3. Anomalías en detalles anatómicos finos
Aunque los algoritmos han mejorado significativamente la representación de las manos humanas, los detalles biológicos de menor tamaño siguen siendo un indicador fiable cuando se examina la imagen en detalle.
La zona bucal suele presentar problemas de síntesis: los modelos tienden a generar dientes excesivamente uniformes, sin una separación clara entre las piezas, o bien incluyen un número anatómicamente incorrecto de dientes en una sonrisa.
En los ojos, el reflejo de la luz en las pupilas es un factor clave. En una fotografía capturada por una lente real, este destello es simétrico; sin embargo, la IA a menudo posiciona el reflejo en ángulos distintos dentro de cada ojo. Asimismo, las orejas son propensas a errores de renderizado, mostrando pliegues y cartílagos irregulares.
4. Tipografía incomprensible y distorsión de fondos
Durante la generación de una imagen centrada en una persona o sujeto principal, la herramienta destina la mayor parte de su capacidad de procesamiento a perfeccionar ese elemento, dejando el segundo plano como un área propensa a fallos de renderizado.

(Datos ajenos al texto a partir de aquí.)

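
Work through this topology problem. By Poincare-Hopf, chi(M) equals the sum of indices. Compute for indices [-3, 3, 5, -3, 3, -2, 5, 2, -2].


Poincare-Hopf: chi(M) = sum of indices of zeros.
chi = (-3) + (3) + (5) + (-3) + (3) + (-2) + (5) + (2) + (-2) = 8

8


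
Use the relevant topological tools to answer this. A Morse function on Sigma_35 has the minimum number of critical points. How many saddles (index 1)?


A perfect Morse function has m_k = b_k.
For Sigma_35: b_0=1, b_1=2g=70, b_2=1.
Saddles m_1 = 2g = 70

70


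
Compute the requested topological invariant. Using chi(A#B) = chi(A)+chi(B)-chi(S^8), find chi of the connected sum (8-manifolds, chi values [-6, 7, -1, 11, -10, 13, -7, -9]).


For n-manifolds: chi(A#B) = chi(A) + chi(B) - chi(S^8).
chi(S^8) = 1 + (-1)^8 = 2.
chi(#) = (sum chi_i) - (8-1)*chi(S^8) = -2 - 7*2 = -16

-16


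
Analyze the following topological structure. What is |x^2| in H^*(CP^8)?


|x| = 2 in H^*(CP^n).
|x^2| = 2 * |x| = 2 * 2 = 4

4


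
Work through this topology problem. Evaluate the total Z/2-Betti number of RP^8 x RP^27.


dim H^*(RP^n; Z/2) = n+1 (one Z/2 in each degree 0..n).
Total Betti number is multiplicative.
Total = (8+1) * (27+1) = 9 * 28 = 252

252


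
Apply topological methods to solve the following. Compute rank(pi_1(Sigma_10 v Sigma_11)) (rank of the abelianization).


For a wedge: H_1(A v B) = H_1(A) + H_1(B).
b_1(Sigma_10) = 20, b_1(Sigma_11) = 22.
b_1 = 20 + 22 = 42

42


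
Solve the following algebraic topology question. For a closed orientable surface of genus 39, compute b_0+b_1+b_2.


For Sigma_39: b_0 = 1, b_1 = 2g = 78, b_2 = 1.
Total = 1 + 78 + 1 = 80

80


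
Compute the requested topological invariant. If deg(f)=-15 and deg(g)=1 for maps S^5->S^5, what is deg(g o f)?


Degree is multiplicative under composition: deg(g o f) = deg(g) * deg(f).
= 1 * -15 = -15

-15


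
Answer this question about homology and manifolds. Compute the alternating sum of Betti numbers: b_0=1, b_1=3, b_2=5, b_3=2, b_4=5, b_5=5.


chi = sum_k (-1)^k b_k.
= (1) + (-3) + (5) + (-2) + (5) + (-5)
= 1

1


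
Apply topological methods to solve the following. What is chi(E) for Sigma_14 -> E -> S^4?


chi(S^4) = 2 (n even), chi(Sigma_14) = 2 - 2*14 = -26.
chi(E) = 2 * (-26) = -52

-52


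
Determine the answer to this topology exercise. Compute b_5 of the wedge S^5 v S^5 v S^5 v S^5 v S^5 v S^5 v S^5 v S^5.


For a wedge of spheres, H_k (k>0) is free on one generator per sphere of dimension k.
Spheres of dimension 5: count = 8.
b_5 = 8

8


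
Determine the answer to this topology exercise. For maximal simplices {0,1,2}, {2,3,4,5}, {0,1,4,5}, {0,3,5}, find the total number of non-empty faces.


Each maximal simplex on m vertices has 2^m - 1 nonempty faces.
Take the union (dedupe shared faces).
Total distinct faces = 32

32


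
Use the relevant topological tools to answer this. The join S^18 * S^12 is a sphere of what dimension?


Join of spheres: S^m * S^n = S^{m+n+1}.
dim = 18 + 12 + 1 = 31

31


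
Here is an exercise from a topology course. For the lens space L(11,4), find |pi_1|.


pi_1(L(p,q)) = Z/pZ for any q coprime to p.
|pi_1(L(11,4))| = 11

11


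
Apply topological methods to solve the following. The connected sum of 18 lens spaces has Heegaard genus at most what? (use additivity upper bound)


Heegaard genus satisfies g(A#B) <= g(A) + g(B).
Each lens space has g = 1.
Upper bound: 18 * 1 = 18

18


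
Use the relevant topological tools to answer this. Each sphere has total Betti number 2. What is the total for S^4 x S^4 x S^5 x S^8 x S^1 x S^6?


Total Betti number is multiplicative under products.
Each S^d (d>=1) has total Betti number 2.
There are 6 sphere factors.
Total = 2^6 = 64

64


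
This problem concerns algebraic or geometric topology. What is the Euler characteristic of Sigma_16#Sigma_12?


chi(Sigma_16) = 2 - 2*16 = -30
chi(Sigma_12) = 2 - 2*12 = -22
For surfaces: chi(A#B) = chi(A) + chi(B) - 2.
chi = -30 + -22 - 2 = -54

-54


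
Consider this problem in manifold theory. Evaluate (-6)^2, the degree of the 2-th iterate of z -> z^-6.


deg(f) = -6. Degree is multiplicative: deg(f^2) = (deg f)^2.
deg(f^2) = (-6)^2 = 36

36


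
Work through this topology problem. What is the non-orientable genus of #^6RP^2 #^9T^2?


Since a >= 1, the sum is non-orientable; each T^2 can be replaced by RP^2 # RP^2 (since T^2#RP^2 = 3RP^2).
Total crosscaps k = 6 + 2*9 = 24.
Check via chi: chi = 6*1 + 9*0 - (6+9-1)*2 = -22 = 2 - k = -22. Consistent.

24


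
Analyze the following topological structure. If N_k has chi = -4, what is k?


chi = 2 - k for closed non-orientable surfaces with k crosscaps.
-4 = 2 - k
k = 2 - (-4) = 6

6


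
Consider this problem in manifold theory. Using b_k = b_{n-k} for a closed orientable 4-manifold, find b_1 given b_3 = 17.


Poincare duality for closed orientable n-manifolds: b_k = b_{n-k}.
Here n = 4, so b_1 = b_3 = 17

17


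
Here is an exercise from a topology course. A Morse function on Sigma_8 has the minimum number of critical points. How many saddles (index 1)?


A perfect Morse function has m_k = b_k.
For Sigma_8: b_0=1, b_1=2g=16, b_2=1.
Saddles m_1 = 2g = 16

16


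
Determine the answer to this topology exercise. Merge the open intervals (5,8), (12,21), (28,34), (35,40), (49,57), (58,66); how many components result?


Sort and merge overlapping open intervals.
Merged: (5,8), (12,21), (28,34), (35,40), (49,57), (58,66).
Number of components = 6

6


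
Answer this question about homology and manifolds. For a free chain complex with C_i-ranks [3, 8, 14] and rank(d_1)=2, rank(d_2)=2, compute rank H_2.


rank H_k = rank(ker d_k) - rank(im d_{k+1}).
rank(ker d_2) = rank(C_2) - rank(d_2) = 14 - 2 = 12.
rank(im d_{2+1}) = 0.
rank H_2 = 12 - 0 = 12

12


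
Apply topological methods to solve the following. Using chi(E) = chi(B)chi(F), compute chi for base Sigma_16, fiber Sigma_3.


For a fiber bundle F -> E -> B (with CW structure): chi(E) = chi(B) * chi(F).
chi(Sigma_16) = -30, chi(Sigma_3) = -4.
chi(E) = (-30) * (-4) = 120

120


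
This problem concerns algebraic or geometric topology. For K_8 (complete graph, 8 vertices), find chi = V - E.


K_8: V = 8, E = C(8,2) = 28.
chi = V - E = 8 - 28 = -20

-20


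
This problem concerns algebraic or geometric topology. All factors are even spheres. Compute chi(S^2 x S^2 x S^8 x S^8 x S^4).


chi is multiplicative: chi(X x Y) = chi(X) chi(Y).
Each even-dim sphere has chi = 2. There are 5 factors.
chi = 2^5 = 32

32


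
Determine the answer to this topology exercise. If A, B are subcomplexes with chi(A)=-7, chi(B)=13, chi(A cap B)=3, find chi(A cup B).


chi(A cup B) = chi(A) + chi(B) - chi(A cap B)
= -7 + (13) - (3)
= 3

3


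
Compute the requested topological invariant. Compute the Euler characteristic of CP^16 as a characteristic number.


For any closed oriented manifold, <e(TM),[M]> = chi(M).
chi(CP^16) = 16+1 = 17

17


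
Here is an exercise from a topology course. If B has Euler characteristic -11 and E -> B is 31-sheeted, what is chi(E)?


For a finite covering: chi(E) = (number of sheets) * chi(B).
chi(E) = 31 * (-11) = -341

-341


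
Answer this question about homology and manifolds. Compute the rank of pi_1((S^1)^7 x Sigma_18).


pi_1(A x B) = pi_1(A) x pi_1(B); rank of abelianization = b_1.
b_1(T^7) = 7, b_1(Sigma_18) = 2*18 = 36.
b_1(product) = 7 + 36 = 43

43


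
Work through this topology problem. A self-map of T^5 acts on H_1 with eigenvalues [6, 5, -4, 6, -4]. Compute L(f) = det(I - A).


For a torus self-map: L(f) = det(I - A) where A acts on H_1.
L(f) = (1-6) * (1-5) * (1--4) * (1-6) * (1--4) = -5 * -4 * 5 * -5 * 5 = -2500

-2500


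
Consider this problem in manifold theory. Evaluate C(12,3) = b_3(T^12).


By the Kunneth formula, b_k(T^n) = C(n,k).
b_3(T^12) = C(12,3).
C(12,3) = 12!/(3!*9!) = 220

220


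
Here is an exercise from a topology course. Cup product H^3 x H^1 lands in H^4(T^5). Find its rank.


Cup product: H^p x H^q -> H^{p+q}; here p+q = 3+1 = 4.
rank H^k(T^n) = C(n,k).
C(5,4) = 5

5


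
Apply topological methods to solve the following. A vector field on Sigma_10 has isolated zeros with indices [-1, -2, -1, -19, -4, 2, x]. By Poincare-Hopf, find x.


Poincare-Hopf: sum of indices = chi(M).
chi(Sigma_10) = 2 - 2*10 = -18.
Sum of known indices = -25.
x = chi - (sum known) = -18 - (-25) = 7

7


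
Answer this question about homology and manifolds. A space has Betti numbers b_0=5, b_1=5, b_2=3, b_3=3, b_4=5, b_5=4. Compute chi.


chi = sum_k (-1)^k b_k.
= (5) + (-5) + (3) + (-3) + (5) + (-4)
= 1

1


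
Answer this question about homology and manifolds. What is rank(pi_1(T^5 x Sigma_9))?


pi_1(A x B) = pi_1(A) x pi_1(B); rank of abelianization = b_1.
b_1(T^5) = 5, b_1(Sigma_9) = 2*9 = 18.
b_1(product) = 5 + 18 = 23

23


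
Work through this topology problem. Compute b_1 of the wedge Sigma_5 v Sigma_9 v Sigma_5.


For a wedge X v Y: reduced H_k(X v Y) = H_k(X) + H_k(Y).
Each Sigma_g contributes b_1 = 2g.
b_1 = 10 + 18 + 10 = 38

38


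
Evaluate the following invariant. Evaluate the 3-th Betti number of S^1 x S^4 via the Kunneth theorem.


Each S^d has Poincare polynomial 1 + t^d.
The product S^1 x S^4 has Poincare polynomial prod(1+t^d_i).
Expanding: b_0=1, b_1=1, b_4=1, b_5=1.
b_3 = 0

0


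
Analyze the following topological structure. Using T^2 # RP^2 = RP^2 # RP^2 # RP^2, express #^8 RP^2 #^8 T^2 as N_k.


Since a >= 1, the sum is non-orientable; each T^2 can be replaced by RP^2 # RP^2 (since T^2#RP^2 = 3RP^2).
Total crosscaps k = 8 + 2*8 = 24.
Check via chi: chi = 8*1 + 8*0 - (8+8-1)*2 = -22 = 2 - k = -22. Consistent.

24


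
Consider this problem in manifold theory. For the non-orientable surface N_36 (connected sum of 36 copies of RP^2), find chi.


For a non-orientable closed surface with k crosscaps: chi = 2 - k.
Here k = 36.
chi = 2 - 36 = -34

-34


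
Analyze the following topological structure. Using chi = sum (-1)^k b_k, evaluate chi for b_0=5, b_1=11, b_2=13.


chi = sum_k (-1)^k b_k.
= (5) + (-11) + (13)
= 7

7


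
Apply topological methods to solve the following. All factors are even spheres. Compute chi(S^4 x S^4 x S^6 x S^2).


chi is multiplicative: chi(X x Y) = chi(X) chi(Y).
Each even-dim sphere has chi = 2. There are 4 factors.
chi = 2^4 = 16

16


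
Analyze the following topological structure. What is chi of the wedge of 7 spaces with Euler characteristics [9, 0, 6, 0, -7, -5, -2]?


chi(A v B) = chi(A) + chi(B) - 1 (one point identified).
For 7 spaces: chi = (sum chi_i) - (7 - 1).
sum = 1; chi = 1 - 6 = -5

-5


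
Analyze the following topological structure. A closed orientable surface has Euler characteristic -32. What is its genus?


chi = 2 - 2g for closed orientable surfaces.
-32 = 2 - 2g
2g = 2 - (-32) = 34
g = 17

17


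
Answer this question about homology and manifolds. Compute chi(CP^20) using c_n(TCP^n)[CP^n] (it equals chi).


For any closed oriented manifold, <e(TM),[M]> = chi(M).
chi(CP^20) = 20+1 = 21

21


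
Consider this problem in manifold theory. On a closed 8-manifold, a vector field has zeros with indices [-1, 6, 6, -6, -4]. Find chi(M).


Poincare-Hopf: chi(M) = sum of indices of zeros.
chi = (-1) + (6) + (6) + (-6) + (-4) = 1

1


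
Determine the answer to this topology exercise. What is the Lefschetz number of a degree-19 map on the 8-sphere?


On S^8: L(f) = tr(f_0*) + (-1)^8 tr(f_8*) = 1 + (-1)^8 * deg(f).
L(f) = 1 + (-1)^8 * 19 = 1 + 19 = 20

20


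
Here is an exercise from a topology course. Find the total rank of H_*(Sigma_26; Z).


For Sigma_26: b_0 = 1, b_1 = 2g = 52, b_2 = 1.
Total = 1 + 52 + 1 = 54

54


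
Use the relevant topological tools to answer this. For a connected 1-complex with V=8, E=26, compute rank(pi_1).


For a connected graph: rank(pi_1) = b_1 = E - V + 1 = 1 - chi.
chi = V - E = 8 - 26 = -18.
rank = 1 - (-18) = 26 - 8 + 1 = 19

19


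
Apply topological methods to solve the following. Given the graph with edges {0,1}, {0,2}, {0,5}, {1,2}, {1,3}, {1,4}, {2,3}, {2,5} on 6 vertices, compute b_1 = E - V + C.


b_1 = E - V + (number of components).
E = 8, V = 6, components = 1.
b_1 = 8 - 6 + 1 = 3

3


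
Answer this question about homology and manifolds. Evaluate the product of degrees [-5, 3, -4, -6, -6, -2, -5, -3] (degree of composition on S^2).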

Cualquier texto que aparezca en carteles, matrículas o prendas de vestir suele convertirse en caracteres ilegibles que imitan la forma de la tipografía pero carecen de significado. Adicionalmente, al revisar el fondo, es común encontrar barandillas que cambian de grosor abruptamente, farolas con curvaturas ilógicas o personas en la multitud con rasgos faciales desfigurados.
5. Exceso de suavizado y fusión de elementos
En muchas ocasiones, el indicador definitivo es una apariencia de perfección irreal. Las redes neuronales están entrenadas para optimizar y limpiar las imágenes, lo que resulta en texturas excesivamente pulidas y artificiales.
La piel humana natural posee poros, vello y micro-imperfecciones. Un rostro que carece totalmente de estas características bajo una iluminación estándar es motivo de sospecha. Igualmente, es importante revisar la interacción física entre los accesorios y el cuerpo: son frecuentes los errores donde las patillas de unas gafas se funden directamente con la piel, o donde las correas de un bolso desaparecen al cruzarse con la textura de la ropa.
Verificación externa y contexto
Si tras una evaluación visual minuciosa persisten las dudas, el paso final es la verificación del contexto. Realizar una búsqueda inversa de la imagen utilizando herramientas como Google Lens permite rastrear su origen temporal y espacial. Si una fotografía de supuesto impacto noticioso solo circula en cuentas no verificadas en redes sociales y carece de respaldo en medios de comunicación oficiales o agencias de noticias, existe una alta probabilidad de que se trate de contenido sintético.